However, in times of economic strife the task is made even harder. The IPO route is all but shut to most companies says Catherine Moss, partner at law firm Fasken Martineau, with market turbulence making the move as difficult as it has ever been.
Moss explains: ‘I think the market is pretty shaky for both equity and debt right now, and at the moment it is pretty much closed on the IPO front, even for mining companies.’
The fact that the market appears blocked for mining businesses is one which surprises Moss, as most of the movement she has seen over the past few years has involved issues that have gone out on the mining side.
Fasken Martineau was part of the team which saw oil and gas firm SacOil list on AIM through a fast-track introduction in April.
The South Africa-based commodities business listed on the junior market while still maintaining its position on the Johannesburg stock exchange.
Nigel Gordon, partner at Fasken Martineau, adds that although the listing was not about raising funds, the deal was difficult due to the dynamic aspect of the business.
The ability for listed companies to draw down additional capital through secondary fundraisings is another aspect of market activity which Moss sees as struggling.
‘Secondaries are hard, but they are possible if you have a good story and are an established company,’ she explains.
Moss believes that businesses wanting to raise additional funds must present the case that they are a truly profitable business or are seeking an acquisition that will drive the business forward.
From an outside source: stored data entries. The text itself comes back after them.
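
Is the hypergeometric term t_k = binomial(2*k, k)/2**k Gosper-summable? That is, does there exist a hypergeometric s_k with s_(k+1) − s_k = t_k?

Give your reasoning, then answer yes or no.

Ratio r(k) = (2*k + 1)/(k + 1).
So A=2*k + 1 and B=k + 1, with C=1.
Solve (2*k + 1)·f(k+1) − (k)·f(k) = 1.
Degrees (1,1,0) ⇒ d ≤ -1.
deg f ≤ -1 is impossible — no certificate.

No — t_k has no hypergeometric antidifference.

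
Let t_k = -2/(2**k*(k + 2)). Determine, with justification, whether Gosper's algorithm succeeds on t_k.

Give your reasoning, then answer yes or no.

Step 1: r(k) = (k + 2)/(2*(k + 3)).
So A=k/2 + 1 and B=k + 3, with C=1.
Key eq: (k/2 + 1)·f(k+1) = (k + 2)·f(k) + (1).
d = -1 from the (1,1,0) case.
deg f ≤ -1 is impossible — no certificate.

No — t_k has no hypergeometric antidifference.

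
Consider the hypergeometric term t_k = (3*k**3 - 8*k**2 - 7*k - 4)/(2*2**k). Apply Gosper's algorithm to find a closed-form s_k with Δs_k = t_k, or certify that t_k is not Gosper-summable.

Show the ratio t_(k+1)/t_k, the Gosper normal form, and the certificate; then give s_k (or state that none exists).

s_k = (-3*k**3 - k**2 - 4*k - 4)/2**k

Step 1: r(k) = (3*k**3 + k**2 - 14*k - 16)/(2*(3*k**3 - 8*k**2 - 7*k - 4)).
So A=1/2 and B=1, with C=k**3 - 8*k**2/3 - 7*k/3 - 4/3.
Set up (1/2)·f(k+1) − (1)·f(k) − (k**3 - 8*k**2/3 - 7*k/3 - 4/3) = 0.
deg f ≤ 3 (via 0,0,3).
Solving with deg f ≤ 3: f(k) = -2*(3*k**3 + k**2 + 4*k + 4)/3.
Then R = B(k−1)f/C = -2*(3*k**3 + k**2 + 4*k + 4)/(3*k**3 - 8*k**2 - 7*k - 4), so s_k = R(k)·t_k = (-3*k**3 - k**2 - 4*k - 4)/2**k.
Verify: (3*k**3 - 8*k**2 - 7*k - 4)/(2*2**k) matches t_k.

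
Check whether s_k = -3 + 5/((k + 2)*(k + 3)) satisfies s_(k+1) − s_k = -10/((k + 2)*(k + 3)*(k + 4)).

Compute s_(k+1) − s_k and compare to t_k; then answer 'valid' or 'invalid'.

s_(k+1) = -3 + 5/((k + 3)*(k + 4))
s_(k+1) − s_k = -10/(k**3 + 9*k**2 + 26*k + 24)
(s_(k+1) − s_k) − t_k = 0

valid (s_(k+1) − s_k reduces to t_k)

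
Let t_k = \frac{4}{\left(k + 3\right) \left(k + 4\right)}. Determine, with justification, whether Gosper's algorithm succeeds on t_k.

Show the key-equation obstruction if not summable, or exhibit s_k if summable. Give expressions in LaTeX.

Ratio r(k) = (k + 3)/(k + 5).
Take A(k)=k + 3, B(k)=k + 5, C(k)=1.
Need (k + 3)·f(k+1) − (k + 4)·f(k) = 1.
Degrees (1,1,0) ⇒ d ≤ 1.
Solve for f: f(k) = k/3 (degree 1 ≤ 1).
Then R = B(k−1)f/C = k*(k + 4)/3, so s_k = R(k)·t_k = 4*k/(3*(k + 3)).
Δs = 4/(k**2 + 7*k + 12), as required.

Yes. s_k = \frac{4 k}{3 \left(k + 3\right)}.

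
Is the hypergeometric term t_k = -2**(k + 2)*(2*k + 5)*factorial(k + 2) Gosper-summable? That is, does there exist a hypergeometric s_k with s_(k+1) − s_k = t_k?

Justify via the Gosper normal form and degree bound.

r(k) = 2*(k + 3)*(2*k + 7)/(2*k + 5) after simplifying.
A = 2*k + 6, B = 1, C = k + 5/2.
Need (2*k + 6)·f(k+1) − (1)·f(k) = k + 5/2.
Degrees (1,0,1) ⇒ d ≤ 0.
Solving with deg f ≤ 0: f(k) = 1/2.
Certificate R = B(k−1)f/C = 1/(2*k + 5) gives s_k = -2**(k + 2)*factorial(k + 2).
s_(k+1) − s_k = -2**(k + 2)*(2*k + 5)*factorial(k + 2) = t_k.

Yes. s_k = -2**(k + 2)*factorial(k + 2).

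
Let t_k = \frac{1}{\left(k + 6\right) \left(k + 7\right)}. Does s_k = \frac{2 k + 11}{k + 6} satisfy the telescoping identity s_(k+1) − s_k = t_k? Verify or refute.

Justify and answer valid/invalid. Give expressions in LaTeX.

s_(k+1) = (2*k + 13)/(k + 7)
s_(k+1) − s_k = 1/(k**2 + 13*k + 42)
(s_(k+1) − s_k) − t_k = 0

valid; difference matches t_k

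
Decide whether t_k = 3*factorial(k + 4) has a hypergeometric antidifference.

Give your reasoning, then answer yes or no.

No — key equation has no polynomial f.

Compute t_(k+1)/t_k: get k + 5.
Take A(k)=k + 5, B(k)=1, C(k)=1.
Set up (k + 5)·f(k+1) − (1)·f(k) − (1) = 0.
Degrees (1,0,0) ⇒ d ≤ -1.
Negative degree bound (-1): no f exists, t_k not Gosper-summable.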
Additionally, she says, the company must have a good track record of delivering for investors.
However, she adds that even that might not be good enough given the current state of the market, with new issues finding the going very tough.
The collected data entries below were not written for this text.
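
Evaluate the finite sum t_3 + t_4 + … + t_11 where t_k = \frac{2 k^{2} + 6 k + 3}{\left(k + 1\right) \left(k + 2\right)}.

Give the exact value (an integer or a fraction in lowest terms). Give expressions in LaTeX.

Ratio r(k) = (k + 1)*(6*k + 2*(k + 1)**2 + 9)/((k + 3)*(2*k**2 + 6*k + 3)).
Gosper form: A/B · C(k+1)/C(k) with A=k + 1, B=k + 3, C=k**2 + 3*k + 3/2.
f must satisfy (k + 1)·f(k+1) − (k + 2)·f(k) = k**2 + 3*k + 3/2.
From deg A=1, deg B=1, deg C=2: d=2.
Solving with deg f ≤ 2: f(k) = k*(2*k + 1)/2.
So s_k = (B(k−1)f/C)·t_k = (k*(k + 2)*(2*k + 1)/(2*k**2 + 6*k + 3))·t_k = k*(2*k + 1)/(k + 1).
Verify: (2*k**2 + 6*k + 3)/(k**2 + 3*k + 2) matches t_k.
Sum = s_(12) − s_(3); s_(12) = 300/13, s_(3) = 21/4 ⇒ 927/52.

Σ = 927/52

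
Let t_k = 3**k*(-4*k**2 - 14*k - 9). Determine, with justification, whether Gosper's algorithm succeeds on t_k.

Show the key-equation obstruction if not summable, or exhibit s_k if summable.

Step 1: r(k) = 3*(4*k**2 + 22*k + 27)/(4*k**2 + 14*k + 9).
Gosper form: A/B · C(k+1)/C(k) with A=3, B=1, C=k**2 + 7*k/2 + 9/4.
f must satisfy (3)·f(k+1) − (1)·f(k) = k**2 + 7*k/2 + 9/4.
Bound: deg f ≤ 2.
Solving with deg f ≤ 2: f(k) = k*(2*k + 1)/4.
Then R = B(k−1)f/C = k*(2*k + 1)/(4*k**2 + 14*k + 9), so s_k = R(k)·t_k = 3**k*k*(-2*k - 1).
Verify: 3**k*(-4*k**2 - 14*k - 9) matches t_k.

Yes. s_k = 3**k*k*(-2*k - 1).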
Examining other forms of finance, Moss points towards more complex forms of funding structures as alternatives to the status quo.
She explains: ‘Either you have to take debt from commercial banks, if that is available, or you do some form of vendor financing where the vendor in part supports the acquisition of the asset, or takes a stake in the listed company.’
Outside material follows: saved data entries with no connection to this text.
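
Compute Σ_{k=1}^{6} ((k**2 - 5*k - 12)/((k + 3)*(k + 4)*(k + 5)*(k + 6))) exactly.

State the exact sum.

t_(k+1)/t_k = (k**3 - 25*k - 48)/(k**3 + 2*k**2 - 47*k - 84).
Factor: A=k + 3; B=k + 7; C=k**2 - 5*k - 12.
Need (k + 3)·f(k+1) − (k + 6)·f(k) = k**2 - 5*k - 12.
Bound: deg f ≤ 3.
A polynomial solution: f(k) = -k*(k**2 + 42*k + 77)/30.
Certificate R = B(k−1)f/C = -k*(k + 6)*(k**2 + 42*k + 77)/(30*(k**2 - 5*k - 12)) gives s_k = k*(-k**2 - 42*k - 77)/(30*(k + 3)*(k + 4)*(k + 5)).
Check: Δs_k = (k**2 - 5*k - 12)/(k**4 + 18*k**3 + 119*k**2 + 342*k + 360). ✓
Sum = s_(7) − s_(1); s_(7) = -49/660, s_(1) = -1/30 ⇒ -9/220.

Σ = -9/220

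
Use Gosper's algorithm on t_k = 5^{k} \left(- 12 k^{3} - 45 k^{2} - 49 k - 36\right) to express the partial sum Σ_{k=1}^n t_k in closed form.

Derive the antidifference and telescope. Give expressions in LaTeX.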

It is a more difficult deal to get done, Moss adds, but one which can be achieved in the current climate.
Looking forward to the next six months, Moss believes that the first port of call needs to be sorting out the problems with Europe. Once the global funding market on both sides of the Atlantic has settled, the large IPOs need to start reappearing with senior investors coming in and buying up, she adds.
While London is still a very comfortable regime to come into for businesses, Moss says that that there are alternatives to a listing in the capital.
Moss comments: ‘It does depend on whether they get the right rating here, and whether or not they are being covered properly and effectively.
‘If a business is in a sector which could quite easily go to the Far East, there is the possibility that the location may offer them a better return and prospect. I think it is more for some of the commodity and consumer related sectors.’